On March 19, I gathered with about 6,000 other marchers at the Washington state capitol to protest the legalization of abortion in the United States 37 years ago. I choose carefully the political events in which I get involved, but I felt that this was an important enough issue that I could take some time and add one voice to the March for Life crowd.

This kind of an event is a good place to quickly learn things. Here are some thoughts I took away from the march:
  • Thirty-seven years after Roe v. Wade, opposition to abortion is still strong and is growing. Although many have tried to justify abortion with the "safe and legal" mantra (one might ask, "Safe for whom?") and others have tried to sweep the issue under the rug, public identification with pro-life principles is growing to the point where more than half of Americans consider themselves pro-life. This is up from 33 percent in 1995, causing me to cautiously wonder if the "abortion rights" movement is sunsetting.

  • The Catholic church is a major force holding up the pro-life movement. Most of today's crowd seemed to consist of Catholic parishioners bused in from all over western Washington. Catholic schools and organizations such as Knights of Columbus also showed strong representation. Other evangelical and orthodox groups were represented, but it was no question who comprised the majority. I do not suggest that the Mormon church formally organize groups to attend these rallies, but I do hope that more Mormons take motivation in themselves to get involved with the pro-life movement and consider it as high of a priority as Catholics do.

  • Some pro-abortion lawmakers cannot stop trying to hinder those who offer alternatives. Unsatisfied that abortion is already legal and readily-available in the United States, some activists and lawmakers cannot stop trying to suppress or throw roadblocks in the paths of those who would try to reduce the number of abortions through alternatives such as adoption or abstinence education.

    One such effort in the Washington state legislature this session is Senate Bill 6452, which would require any crisis pregnancy center not offering abortion services to state that no medical care is available at the facility in "thirty-point font size or larger on the main entry door of the organization", on the home page of the organization's Web site, and in all its advertising materials. I have read the full text of this bill, and it seems to be motivated only by persons upset that more young women were not being steered to abortion clinics. Perhaps the clinics are feeling the competition?
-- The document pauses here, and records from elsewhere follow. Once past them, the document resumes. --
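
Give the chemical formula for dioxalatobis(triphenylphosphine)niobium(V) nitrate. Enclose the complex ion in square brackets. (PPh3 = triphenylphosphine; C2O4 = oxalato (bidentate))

Ligands: 2 triphenylphosphine (PPh3, neutral), 2 oxalato (C2O4, -2). Ligand charge sum = -4.
With Nb in oxidation state +5, the complex ion is [Nb...]^1+.
Charge balance with nitrate (-1) requires 1 complex ion per 1 nitrate.

[Nb(C2O4)2(PPh3)2]NO3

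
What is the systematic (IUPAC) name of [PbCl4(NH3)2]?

There is no counter-ion, so the complex is neutral overall.
Ligand charges: 2×ammine (neutral), 4×chloro (-1 each); total -4. So Pb + (-4) = 0, giving Pb = +4.
Ligands are named alphabetically: ammine before chloro.

diamminetetrachlorolead(IV)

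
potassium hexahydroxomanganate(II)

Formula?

K4[Mn(OH)6]

Ligands: 6 hydroxo (OH, -1). Ligand charge sum = -6.
With Mn in oxidation state +2, the complex ion is [Mn...]^4−.
Charge balance with potassium (+1) requires 1 complex ion per 4 potassium.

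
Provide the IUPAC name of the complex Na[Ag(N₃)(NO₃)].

The 1 sodium counter-ion carries a total charge of +1, so each complex ion is 1−.
Ligand charges: 1×nitrato (-1 each), 1×azido (-1 each); total -2. So Ag + (-2) = 1−, giving Ag = +1.
Ligands are named alphabetically: azido before nitrato.
The complex ion is anionic, so silver takes the -ate form argentate(I).

sodium azidonitratoargentate(I)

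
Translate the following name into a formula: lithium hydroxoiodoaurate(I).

Ligands: 1 iodo (I, -1), 1 hydroxo (OH, -1). Ligand charge sum = -2.
Charge balance with lithium (+1) requires 1 complex ion per 1 lithium.

Li[AuI(OH)]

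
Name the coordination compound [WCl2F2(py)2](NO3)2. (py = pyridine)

dichlorodifluorobis(pyridine)tungsten(VI) nitrate

The 2 nitrate counter-ions carry a total charge of -2, so each complex ion is 2+.
Ligand charges: 2×pyridine (neutral), 2×chloro (-1 each), 2×fluoro (-1 each); total -4. So W + (-4) = 2+, giving W = +6.
Ligands are named alphabetically: chloro before fluoro before pyridine.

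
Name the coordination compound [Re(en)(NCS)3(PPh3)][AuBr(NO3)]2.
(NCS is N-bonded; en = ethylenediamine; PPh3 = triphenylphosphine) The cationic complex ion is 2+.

(ethylenediamine)triisothiocyanato(triphenylphosphine)rhenium(V) bromonitratoaurate(I)

Both ions are complex: the cation is named first with the plain metal name, the anion second with the -ate form; each ion's ligands are alphabetised independently.
The complex cation is given as 2+; its ligand charges sum to -3, so Re = +5.
With 2 anions per cation, each anion must be 2/2 = 1−.
Anion: ligand charges sum to -2; for the ion to be 1−, Au = +1.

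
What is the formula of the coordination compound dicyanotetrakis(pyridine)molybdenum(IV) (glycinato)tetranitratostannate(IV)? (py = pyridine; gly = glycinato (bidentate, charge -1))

[Mo(CN)2(py)4][Sn(gly)(NO3)4]2

Cation [Mo…]: ligand charges -2, Mo(IV) ⇒ ion charge 2+.
Anion [Sn…]: ligand charges -5, Sn(IV) ⇒ ion charge 1−.
One 2+ cation requires 2 of the 1− anion.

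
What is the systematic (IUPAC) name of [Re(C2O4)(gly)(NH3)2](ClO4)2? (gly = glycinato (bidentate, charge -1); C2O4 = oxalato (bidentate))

The 2 perchlorate counter-ions carry a total charge of -2, so each complex ion is 2+.
Ligand charges: 1×glycinato (-1 each), 1×oxalato (-2 each), 2×ammine (neutral); total -3. So Re + (-3) = 2+, giving Re = +5.
Ligands are named alphabetically: ammine before glycinato before oxalato.

diammine(glycinato)oxalatorhenium(V) perchlorate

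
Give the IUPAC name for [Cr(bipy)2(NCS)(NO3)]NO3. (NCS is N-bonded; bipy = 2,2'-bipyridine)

bis(2,2'-bipyridine)isothiocyanatonitratochromium(III) nitrate

The 1 nitrate counter-ion carries a total charge of -1, so each complex ion is 1+.
Ligand charges: 1×isothiocyanato (-1 each), 1×nitrato (-1 each), 2×2,2'-bipyridine (neutral); total -2. So Cr + (-2) = 1+, giving Cr = +3.
Ligands are named alphabetically: bipyridine before isothiocyanato before nitrato.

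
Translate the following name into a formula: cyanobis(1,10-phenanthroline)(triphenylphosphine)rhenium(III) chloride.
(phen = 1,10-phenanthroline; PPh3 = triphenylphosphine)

Ligands: 1 cyano (CN, -1), 2 1,10-phenanthroline (phen, neutral), 1 triphenylphosphine (PPh3, neutral). Ligand charge sum = -1.
With Re in oxidation state +3, the complex ion is [Re...]^2+.
Charge balance with chloride (-1) requires 1 complex ion per 2 chloride.

[Re(CN)(phen)2(PPh3)]Cl2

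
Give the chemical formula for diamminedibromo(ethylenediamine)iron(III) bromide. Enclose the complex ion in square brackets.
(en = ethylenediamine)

[FeBr2(en)(NH3)2]Br

Ligands: 1 ethylenediamine (en, neutral), 2 bromo (Br, -1), 2 ammine (NH3, neutral). Ligand charge sum = -2.
Charge balance with bromide (-1) requires 1 complex ion per 1 bromide.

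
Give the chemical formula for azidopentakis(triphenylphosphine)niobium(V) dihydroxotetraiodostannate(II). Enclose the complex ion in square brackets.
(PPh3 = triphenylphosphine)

[Nb(N3)(PPh3)5][SnI4(OH)2]

Cation [Nb…]: ligand charges -1, Nb(V) ⇒ ion charge 4+.
Anion [Sn…]: ligand charges -6, Sn(II) ⇒ ion charge 4−.
One 4+ cation balances one 4− anion.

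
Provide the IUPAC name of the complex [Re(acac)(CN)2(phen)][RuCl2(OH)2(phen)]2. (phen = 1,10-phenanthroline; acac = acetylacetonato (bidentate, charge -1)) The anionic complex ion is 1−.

The complex anion is given as 1−; its ligand charges sum to -4, so Ru = +3.
With 2 anions per cation, the cation must be 2×1 = 2+.
Cation: ligand charges sum to -3; for the ion to be 2+, Re = +5.

(acetylacetonato)dicyano(1,10-phenanthroline)rhenium(V) dichlorodihydroxo(1,10-phenanthroline)ruthenate(III)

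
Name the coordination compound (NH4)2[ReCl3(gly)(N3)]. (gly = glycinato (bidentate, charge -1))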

  • Abortion is not a partisan issue, a "wedge" issue, or even a political issue. It is a tragedy. On the Capitol steps we were addressed by various Democrats and Republicans who understand that abortion is wrong and are not ashamed to call themselves pro-life. They took time from their session to come out and stand with us in opposition to abortion. We need to pay attention to how legislators vote and support Democrats who have done a difficult thing and broken from their traditional party line that favors abortion. We need to sternly question Republicans who have broken from their party's platform of supporting pro-life principles. We are still a nation ruled by the people, and if the people vote for candidates who support pro-life principles, Roe v. Wade will be overturned. Today gave me hope that this day can come.